An imbalance of catechism and formation

In fairness, we do explain it every year.  So to a cradle practicing Episcopalian this Advent season is really second nature, and it seems a bit as though the person making the Christmas comment just stated that the next month will be February.  It does feel a bit like common knowledge that everyone knows.

However, we need to be very very careful to combat this taking-for-granted of catechetical knowledge amongst both the initiated and the uninitiated, and we absolutely MUST meet a lack of knowledge with hospitality and an invitation.  This is vital to our survival.

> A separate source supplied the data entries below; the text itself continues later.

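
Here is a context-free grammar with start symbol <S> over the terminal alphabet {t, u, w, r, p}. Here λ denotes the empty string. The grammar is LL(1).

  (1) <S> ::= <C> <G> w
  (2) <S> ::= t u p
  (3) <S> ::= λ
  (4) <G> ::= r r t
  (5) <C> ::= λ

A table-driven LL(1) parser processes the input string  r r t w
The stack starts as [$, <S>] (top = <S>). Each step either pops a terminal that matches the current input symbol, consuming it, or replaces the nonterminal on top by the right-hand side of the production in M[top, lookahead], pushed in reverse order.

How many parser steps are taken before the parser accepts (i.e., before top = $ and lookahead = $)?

step 1: stack=$ <S>  input=r r t w $  — expand <S> ::= <C> <G> w
step 2: stack=$ w <G> <C>  input=r r t w $  — expand <C> ::= λ
step 3: stack=$ w <G>  input=r r t w $  — expand <G> ::= r r t
step 4: stack=$ w t r r  input=r r t w $  — match r
step 5: stack=$ w t r  input=r t w $  — match r
step 6: stack=$ w t  input=t w $  — match t
step 7: stack=$ w  input=w $  — match w
Accept reached after 7 steps.

7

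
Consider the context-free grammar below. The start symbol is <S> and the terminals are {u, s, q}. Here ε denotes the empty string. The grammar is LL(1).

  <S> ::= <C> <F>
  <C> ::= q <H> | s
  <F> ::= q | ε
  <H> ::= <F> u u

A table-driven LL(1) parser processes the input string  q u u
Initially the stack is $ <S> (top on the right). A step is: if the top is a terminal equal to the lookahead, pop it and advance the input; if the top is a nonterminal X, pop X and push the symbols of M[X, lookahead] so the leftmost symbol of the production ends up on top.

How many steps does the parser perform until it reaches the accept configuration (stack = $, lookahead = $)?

8

step 1: stack=$ <S>  input=q u u $  — expand <S> ::= <C> <F>
step 2: stack=$ <F> <C>  input=q u u $  — expand <C> ::= q <H>
step 3: stack=$ <F> <H> q  input=q u u $  — match q
step 4: stack=$ <F> <H>  input=u u $  — expand <H> ::= <F> u u
step 5: stack=$ <F> u u <F>  input=u u $  — expand <F> ::= ε
step 6: stack=$ <F> u u  input=u u $  — match u
step 7: stack=$ <F> u  input=u $  — match u
step 8: stack=$ <F>  input=$  — expand <F> ::= ε
Accept reached after 8 steps.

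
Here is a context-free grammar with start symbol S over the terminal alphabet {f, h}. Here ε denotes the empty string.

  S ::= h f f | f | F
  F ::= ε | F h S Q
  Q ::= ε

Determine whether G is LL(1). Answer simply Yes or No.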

The vast majority of adult Episcopalians whom I have ever met, became Episcopalians after a time in another denomination.  I don’t have data to back this up, but I would wager that the vast majority of people sitting in our pews have had little to no sunday school, formation or catechism within the Episcopal church.

In addition, there is a wide variety in what those courses entail and emphasize.  Having recently attended my middle son’s confirmation classes was amazingly informative, despite the fact that I was myself confirmed nearly two decades ago.  I can state unequivocally that my education centered on the book of common prayer and spend little to no time on the Bible itself.  My son’s course spent the majority of weeks on understanding how to navigate the bible and develop an understanding of the relationships between its books with only the tail end dedicated to the BCP.

For the practising attender, who is not practising formation activities, and read a bulletin rather than a BCP, the knowledge may never have been stated in a way that was accessible or meaningful to them.  I came across this just last week when talking about pericope that better than half of my Adult Sunday School class had no idea how to find or use the Lectionaries in the BCP.  Worse, they didn’t even know that it was there.  Add to that the church calendar which many have had hanging in their houses each year in memory and never had any idea of the types of information it contains.  After an eye-opening discussion, I had to work pretty hard to let them know that not knowing is not being a “bad episcopalian” and that we can all learn and grow.

Hospitality and Love

Imagine for a minute that you are a lifelong developed expert at anything, say playing piano.  If a person approached you to play chopsticks, would you really correct them and say “The Celebrated Chop Waltz you mean?”  If you were a football player and a person didn’t know the difference between a middle linebacker and a guard would your roll your eyes?

Perhaps you would immediately launch into a loud and drawn out explanation of the information from your area of expertise. As an expert you might bowl them over with your well-intentioned detailed discussion of the differences.   Perhaps you would, or perhaps someone has done this to you.  It doesn’t feel good.

As Christians we have explicit instructions from our Lord to treat all people with love.  There is nothing further from love than being elitist rather than understanding about the difference in where each person may be in their learning journey.

How we are to respond?

Now that we have talked about what not to do, the road to navigate next is how to respond.  There is a balance where our response is clear, inviting and invited.  I am a fan of the T.H.I.N.K. acronym.

When responding to a question of church practices it should be

  • True
  • Helpful
  • Important
  • Necessary and
  • Kind

12 Days of Christmas Poster

If someone sings the twelve days of Christmas beginning on Dec 13, while we know that the song refers to the days between Christmas and Epiphany, it’s ok to let them sing. They will not be more inclined to prepare for the coming of our Lord by being corrected.  If on the other hand they ask questions about when were the 12 days, or teach others incorrect information about the the 12 days, there is nothing wrong with kindly saying that the Episcopal church teaches that this is the time between the nativity and the epiphany.

In the context of Christmas versus Advent, if someone asks why we haven’t decorated the sanctuary yet, then a quick note of the season and when we will be decorating is a reasonable response.  Even better would be to ask the question, what have you learned about the season of Advent? This would open the conversation and let you know if the person is open to learning more at this time, or just wondering when to wear their new sweater.

If someone calls a wreath with white candles an Advent Wreath, let it go.If they ask why your church has 3 blue and 1 red candle, offer information. As I found when I googled first Sunday in Advent

wreath with 4 gold candles.

Google’s liturgically non Episcopalian Advent Wreath.








Wishing you balance in this season of Advent.